On the one hand we’re taught to value our uniqueness, with various religious believes underpinning this ideal. Yet people constantly treat others as if they are the same people with the exact same feelings and experiences. Worst of all is when someone suffers from the same illness as another. I had one physio tell me that all my issues were down to my weight, and as someone who had the same health condition, she knew this was so. I promptly walked out of the appointment. She didn’t care that my weight had increased as my pain got worse, or that I used to be tiny. She just assumed it was because of the weight that I was unhealthy.
23. Illness is not a competition.
Not only have I found disabled people/invisible illness sufferers comparing symptoms, I’ve also had people tell me how difficult their life is in comparison to mine. Any illness sucks. It doesn’t matter what it is, how long you’ve had it, or how much it impacts your life. If you’re ill, you are ill. Mental or physical, something is NOT working right in your body. Those people deserve your love and support, not your frequent attempts to compete with them.
24. Nothing ever goes the way you plan.
I’ve given up making long term or detailed plans, especially with my multiple illnesses. Even without them I doubt anything would go as planned. It’s the nature of life and chaos. Learning to roll with the changes isn’t easy but also a necessity. Give it ago on a small scale and slowly build upwards.
25. Gender equality doesn’t exist.
Gender equality and especially the pay gap between genders has been in the news throughout 2015. Many people claim that gender inequality doesn’t exist, that women can work and vote and that’s enough. As a young woman I distinctly disagree. I get stared at by men, not because I look amazing because I really don’t, but because I have breasts. They do it without shame, and when you stare back most just keep staring. A few may look away guiltily when they’re caught. If workmen come to the house to fix something I can guarantee they will be male and will treat me like an air-headed house wife. If I go to a video games store the male staff will talk directly to my fiancé, or talk down to me. Hell, I’ve even had female staff do it to me. These are just a handful of circumstances.

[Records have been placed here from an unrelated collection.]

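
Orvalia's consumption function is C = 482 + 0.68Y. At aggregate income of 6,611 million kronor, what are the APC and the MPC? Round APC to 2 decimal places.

APC = 0.75; MPC = 0.68

MPC = 0.68 (the slope of the consumption function)
C = 482 + 0.68(6611) = 4977.48, so APC = 4977.48/6611 = 0.75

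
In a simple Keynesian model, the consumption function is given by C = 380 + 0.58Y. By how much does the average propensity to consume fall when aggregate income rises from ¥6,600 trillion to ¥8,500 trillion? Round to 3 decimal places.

ΔAPC = 0.013

At Y = 6600: C = 380 + 0.58(6600) = 4208, APC = 4208/6600 = 0.6376
At Y = 8500: C = 5310, APC = 5310/8500 = 0.6247
Fall in APC = 0.6376 − 0.6247 = 0.0129 ≈ 0.013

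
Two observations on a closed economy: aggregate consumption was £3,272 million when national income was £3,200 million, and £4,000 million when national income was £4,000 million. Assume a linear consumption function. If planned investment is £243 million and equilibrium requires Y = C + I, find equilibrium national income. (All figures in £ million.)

Y = 6700

MPC = (4000 − 3272)/(4000 − 3200) = 728/800 = 0.91
a = 3272 − 0.91(3200) = 360
Equilibrium: Y = 360 + 0.91Y + 243
0.09Y = 603, so Y = 603/0.09 = 6700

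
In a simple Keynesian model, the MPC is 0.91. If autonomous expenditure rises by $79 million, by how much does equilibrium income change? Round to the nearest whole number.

The multiplier is 1/(1 − MPC) = 1/0.09.
ΔY = 79/0.09 = 877.78 ≈ 878

ΔY ≈ 878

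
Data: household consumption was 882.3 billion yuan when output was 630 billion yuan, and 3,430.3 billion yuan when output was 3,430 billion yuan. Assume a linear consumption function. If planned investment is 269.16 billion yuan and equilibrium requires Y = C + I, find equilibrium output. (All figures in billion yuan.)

Y = 6424

MPC = (3430.3 − 882.3)/(3430 − 630) = 2548/2800 = 0.91
a = 882.3 − 0.91(630) = 309
Equilibrium: Y = 309 + 0.91Y + 269.16
0.09Y = 578.16, so Y = 578.16/0.09 = 6424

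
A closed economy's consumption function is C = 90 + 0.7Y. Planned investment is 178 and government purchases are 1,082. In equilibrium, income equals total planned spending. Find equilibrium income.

Y = C + I + G = 90 + 0.7Y + 178 + 1082
Y − 0.7Y = 1350
0.3Y = 1350, so Y = 1350/0.3 = 4500

Y = 4500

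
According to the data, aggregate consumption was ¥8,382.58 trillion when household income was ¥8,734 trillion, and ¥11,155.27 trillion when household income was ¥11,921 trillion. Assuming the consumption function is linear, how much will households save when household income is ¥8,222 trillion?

S = 284.86

MPC = (11155.27 − 8382.58)/(11921 − 8734) = 2772.69/3187 = 0.87
a = 8382.58 − 0.87(8734) = 8382.58 − 7598.58 = 784
C = 784 + 0.87(8222) = 7937.14
S = 8222 − 7937.14 = 284.86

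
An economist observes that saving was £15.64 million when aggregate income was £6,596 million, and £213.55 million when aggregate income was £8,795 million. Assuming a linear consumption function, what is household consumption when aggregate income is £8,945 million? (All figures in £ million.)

MPS = ΔS/ΔY = (213.55 − 15.64)/(8795 − 6596) = 197.91/2199 = 0.09
MPC = 1 − MPS = 0.91
Autonomous saving = 15.64 − 0.09(6596) = -578, so a = 578
C = 578 + 0.91(8945) = 578 + 8139.95 = 8717.95

C = 8717.95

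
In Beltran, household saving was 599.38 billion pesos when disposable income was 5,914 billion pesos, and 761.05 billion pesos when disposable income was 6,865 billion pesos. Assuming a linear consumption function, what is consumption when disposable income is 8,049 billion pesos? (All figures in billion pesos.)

MPS = ΔS/ΔY = (761.05 − 599.38)/(6865 − 5914) = 161.67/951 = 0.17
MPC = 1 − MPS = 0.83
Autonomous saving = 599.38 − 0.17(5914) = -406, so a = 406
C = 406 + 0.83(8049) = 406 + 6680.67 = 7086.67

C = 7086.67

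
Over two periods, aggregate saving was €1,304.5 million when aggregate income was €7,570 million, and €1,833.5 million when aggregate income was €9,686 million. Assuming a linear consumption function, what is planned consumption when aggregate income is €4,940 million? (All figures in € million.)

C = 4293

MPS = ΔS/ΔY = (1833.5 − 1304.5)/(9686 − 7570) = 529/2116 = 0.25
MPC = 1 − MPS = 0.75
Autonomous saving = 1304.5 − 0.25(7570) = -588, so a = 588
C = 588 + 0.75(4940) = 588 + 3705 = 4293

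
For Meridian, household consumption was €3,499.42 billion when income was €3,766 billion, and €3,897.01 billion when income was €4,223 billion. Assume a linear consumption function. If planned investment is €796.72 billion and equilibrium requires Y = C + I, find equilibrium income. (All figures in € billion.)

MPC = (3897.01 − 3499.42)/(4223 − 3766) = 397.59/457 = 0.87
a = 3499.42 − 0.87(3766) = 223
Equilibrium: Y = 223 + 0.87Y + 796.72
0.13Y = 1019.72, so Y = 1019.72/0.13 = 7844

Y = 7844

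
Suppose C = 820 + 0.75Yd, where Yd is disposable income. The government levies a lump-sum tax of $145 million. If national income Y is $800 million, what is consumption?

Yd = Y − T = 800 − 145 = 655
C = 820 + 0.75(655) = 820 + 491.25 = 1311.25

C = 1311.25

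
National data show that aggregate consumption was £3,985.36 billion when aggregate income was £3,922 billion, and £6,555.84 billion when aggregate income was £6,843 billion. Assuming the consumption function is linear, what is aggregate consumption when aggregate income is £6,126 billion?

MPC = (6555.84 − 3985.36)/(6843 − 3922) = 2570.48/2921 = 0.88
a = 3985.36 − 0.88(3922) = 3985.36 − 3451.36 = 534
C = 534 + 0.88(6126) = 534 + 5390.88 = 5924.88

C = 5924.88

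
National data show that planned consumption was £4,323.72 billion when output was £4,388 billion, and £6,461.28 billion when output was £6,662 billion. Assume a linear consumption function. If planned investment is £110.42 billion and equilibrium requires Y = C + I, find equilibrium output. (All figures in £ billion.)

Y = 5157

MPC = (6461.28 − 4323.72)/(6662 − 4388) = 2137.56/2274 = 0.94
a = 4323.72 − 0.94(4388) = 199
Equilibrium: Y = 199 + 0.94Y + 110.42
0.06Y = 309.42, so Y = 309.42/0.06 = 5157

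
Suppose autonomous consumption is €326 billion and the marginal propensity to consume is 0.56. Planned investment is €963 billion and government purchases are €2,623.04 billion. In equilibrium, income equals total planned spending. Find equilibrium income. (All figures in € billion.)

Y = C + I + G = 326 + 0.56Y + 963 + 2623.04
Y − 0.56Y = 3912.04
0.44Y = 3912.04, so Y = 3912.04/0.44 = 8891

Y = 8891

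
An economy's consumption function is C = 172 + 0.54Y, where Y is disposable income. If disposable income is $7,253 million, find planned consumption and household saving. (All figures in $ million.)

C = 172 + 0.54(7253) = 172 + 3916.62 = 4088.62
S = Y − C = 7253 − 4088.62 = 3164.38

C = 4088.62; S = 3164.38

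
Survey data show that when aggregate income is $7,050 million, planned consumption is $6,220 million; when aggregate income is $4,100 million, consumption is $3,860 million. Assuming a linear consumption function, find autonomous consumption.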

26. People from the past know the past you.
This didn’t really come to me until very recently when I saw a similar statement on one of those words of wisdom things shared on facebook. I have always been very concerned with the past, with what people think of me and what I had done. While I knew I had changed and overcome past issues, I found it difficult to let go what others thought of me. But that is just it; they don’t know me now. They knew me then, in difficult circumstances and a different stage of my health.
27. Real friends will stick with you through everything – and I mean everything.
It infuriates me when I hear people speak of being badly treated by those who are supposed to be their friends. The fact is that real friends will do exactly what that idiom says; they’ll help you bury the body. I’ve dealt with a lot of teenage angst and mental health issues so I’ve not always been the best friend ever. That means I value those who have stuck with me beyond measure.
28. Harm ye none and do as ye will.
As a Pagan I follow the Wiccan Rede, but this line has always been something I think everyone should follow. Do what you want, live life the way you want to – but don’t harm anyone else while you do it. If you live your life that way then you’re not wrong or abnormal. No matter what society or religion says.
29. Try things for yourself.
While I listen to recommendations, I believe in trying things for myself. I frequently find myself loving movies or books that are slated by others. This goes for other experiences in life; try it, don’t just listen to that friend or relative who tells you it’s a bad idea just because they heard so from a friend. Everyone’s different, remember, so what suits someone else might be perfect for you.
30. Be yourself.
And the final lesson of my 30 years; be yourself. It is very difficult to do, especially with so much pressure from society to conform and act like everyone else. Maybe that works for some people, but others were born quirky with imaginations that need to be unleashed.